Article 2: The purpose of the article compared the combined efficacy of McKenzie exercises, MFR and Kinesio taping. The results showed that the combination of these three treatments were more effective than the individual intervention, but all interventions had positive findings. However, the outcome measures of the study were all focused on FHP measurement changes and did not discuss functional outcome measures. Even though NDI was an outcome measure, the pre-test/post-test difference was not reported.
One strength of this study was well defined interventions; however, the intensity and duration of the interventions was small. Additionally, the small sample size makes it difficult to generalize the findings. Since all participants in the study had a NDI < 14, the patient from the case study would not have been included in the study and therefore it is difficult to generalize the results to the clinical scenario.

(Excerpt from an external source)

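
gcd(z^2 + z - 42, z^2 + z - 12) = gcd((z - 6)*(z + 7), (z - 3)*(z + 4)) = 1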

Clinical Bottom Line II: Cervical stabilization and strengthening exercises appear to be the most effective intervention for reducing FHP and possibly providing pain relief to patients. Kinesio taping and MFR can also have a positive effect on reducing FHP, therapeutic exercises deliver the longest lasting results. The interventions in both studies were only moderate intensity (2-3x/week) and had a short duration of 4-5 weeks. Perhaps this affected the effects of the interventions. Therefore, in the case study, the intensity of the therapeutic exercises was increased to 5x/week for at least 6 weeks (until the re-evaluation).